Democrats in Virginia and across the country quickly called for Northam to resign, including most declared 2020 presidential candidates, House Speaker Nancy Pelosi, both of Virginia’s U.S. senators, and the Congressional Black Caucus. Meanwhile, Vanessa Tyson—a politics professor at Scripps College in California—released a statement in which she accused Fairfax of assaulting her at a hotel during the 2004 Democratic National Convention. A self-described “proud Democrat,” Tyson said Fairfax forced her to perform a sex act as she “cried and gagged.” Fairfax called the allegation a “smear” and said the encounter was “100 percent consensual.”
What the editorials said
“Northam must resign,” said The Virginian-Pilot. He ran for governor in 2017 on the promise of providing a steady hand and being “the adult in the room.” Northam now looks anything but. His blackface shame was no childish indiscretion: He was 24 when the yearbook was published, and should have known the get-up’s connection to Virginia’s ugly racist past. If Northam wants to help heal those wounds, he should do so away from the governor’s office.
Whether Northam is telling “the truth hardly matters,” said The Wall Street Journal. “For Democrats, racism has become the default charge for any GOP policy they dislike on crime, immigration, education, the environment, you name it.” And so the Virginia governor must be sacrificed to preserve the weapon for use against other Republicans. Northam might want “Democrats to show mercy now for errors of his youth, but that isn’t the Democratic Party that made him governor.”
What the columnists said
Democrats have no choice but to show “zero tolerance,” said Domenico Montanaro in NPR.org. To claim the moral high ground in the Trump era, they simply can’t afford to accommodate racially insensitive politicians such as Northam, or those accused of sexual misconduct, such as former Sen. Al Franken. Many Republicans have joined Democrats in calling for Northam’s ouster, said Charles Sykes in TheBulwark.com. But how can the GOP muster the chutzpah after Roy Moore, Trump’s Access Hollywood tape, and Charlottesville? If they “can swallow accusations of pedophilia, sexual assault, and sympathy for white nationalism,” what gives them the right to now “suddenly develop scruples over a photo” from 1984?
The furor over Northam’s photo says a lot about where our culture stands on matters of mercy, said Ben Shapiro in NationalReview.com. Let’s be honest: “Northam did something reprehensible 35 years ago,” but then lived a “professionally and personally meritorious life.” Does that not count? Is repentance “simply not possible in our outrage culture”? The answer would seem to be decidedly no—and that’s a tragedy for a civilization founded partly on the notion of repentance as a means of “self-betterment.”

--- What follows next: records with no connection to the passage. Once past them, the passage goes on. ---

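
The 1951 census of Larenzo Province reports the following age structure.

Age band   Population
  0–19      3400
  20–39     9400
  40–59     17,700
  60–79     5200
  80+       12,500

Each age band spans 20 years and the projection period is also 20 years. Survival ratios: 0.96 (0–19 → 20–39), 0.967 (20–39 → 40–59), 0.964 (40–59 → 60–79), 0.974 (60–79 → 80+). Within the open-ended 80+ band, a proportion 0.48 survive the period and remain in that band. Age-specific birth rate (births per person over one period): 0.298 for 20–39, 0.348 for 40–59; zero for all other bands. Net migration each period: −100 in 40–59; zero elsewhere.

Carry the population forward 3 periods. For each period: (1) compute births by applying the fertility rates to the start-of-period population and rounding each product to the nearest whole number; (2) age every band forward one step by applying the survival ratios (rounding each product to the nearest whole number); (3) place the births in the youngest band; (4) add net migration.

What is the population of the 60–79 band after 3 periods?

Numbering the groups 1..5 from youngest to oldest:
— Period 1 —
Births: 9400 × 0.298 = 2801, 17700 × 0.348 = 6160 — total 8961
Group 2: 3400 × 0.96 = 3264
Group 3: 9400 × 0.967 = 9090
Group 4: 17700 × 0.964 = 17063
Group 5: 5200 × 0.974 + 12500 × 0.48 = 5065 + 6000 = 11065
Net migration: Group 3 − 100 → 8990
Giving 8961 / 3264 / 8990 / 17063 / 11065.
— Period 2 —
Births: 3264 × 0.298 = 973, 8990 × 0.348 = 3129 — total 4102
Group 2: 8961 × 0.96 = 8603
Group 3: 3264 × 0.967 = 3156
Group 4: 8990 × 0.964 = 8666
Group 5: 17063 × 0.974 + 11065 × 0.48 = 16619 + 5311 = 21930
Net migration: Group 3 − 100 → 3056
Giving 4102 / 8603 / 3056 / 8666 / 21930.
— Period 3 —
Births: 8603 × 0.298 = 2564, 3056 × 0.348 = 1063 — total 3627
Group 2: 4102 × 0.96 = 3938
Group 3: 8603 × 0.967 = 8319
Group 4: 3056 × 0.964 = 2946
Group 5: 8666 × 0.974 + 21930 × 0.48 = 8441 + 10526 = 18967
Net migration: Group 3 − 100 → 8219
Giving 3627 / 3938 / 8219 / 2946 / 18967.

2946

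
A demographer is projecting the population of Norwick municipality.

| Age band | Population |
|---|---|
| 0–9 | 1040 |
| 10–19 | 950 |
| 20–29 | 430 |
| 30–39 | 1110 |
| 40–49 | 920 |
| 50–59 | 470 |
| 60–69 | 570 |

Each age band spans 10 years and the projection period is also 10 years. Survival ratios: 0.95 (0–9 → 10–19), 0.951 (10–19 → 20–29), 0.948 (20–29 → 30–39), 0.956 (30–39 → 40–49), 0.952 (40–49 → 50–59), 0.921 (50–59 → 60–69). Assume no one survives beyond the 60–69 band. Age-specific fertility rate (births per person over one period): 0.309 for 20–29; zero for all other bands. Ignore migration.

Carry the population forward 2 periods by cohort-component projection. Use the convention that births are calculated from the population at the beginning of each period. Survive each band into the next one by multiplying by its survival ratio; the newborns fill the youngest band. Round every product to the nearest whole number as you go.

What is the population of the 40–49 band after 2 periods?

390

[period 1]
Births: 430 × 0.309 = 133
10–19: 1040 × 0.95 = 988
20–29: 950 × 0.951 = 903
30–39: 430 × 0.948 = 408
40–49: 1110 × 0.956 = 1061
50–59: 920 × 0.952 = 876
60–69: 470 × 0.921 = 433
End of period: [133, 988, 903, 408, 1061, 876, 433]
[period 2]
Births: 903 × 0.309 = 279
10–19: 133 × 0.95 = 126
20–29: 988 × 0.951 = 940
30–39: 903 × 0.948 = 856
40–49: 408 × 0.956 = 390
50–59: 1061 × 0.952 = 1010
60–69: 876 × 0.921 = 807
End of period: [279, 126, 940, 856, 390, 1010, 807]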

Maybe we could forgive Northam if he appeared genuinely sorry, said Matt Ford in NewRepublic.com. But he has displayed a “Trumpian lack of shame,” and is even following Trump’s survival strategy from the Access Hollywood scandal. Trump admitted to serial sexual assault in that tape, but resisted Republican calls to step aside as the GOP nominee during the closing weeks of the 2016 election. “He now sits in the Oval Office.” Northam believes that such stubbornness will also help him cling to power. “His lack of civic virtue is no less disqualifying than the scandal itself.”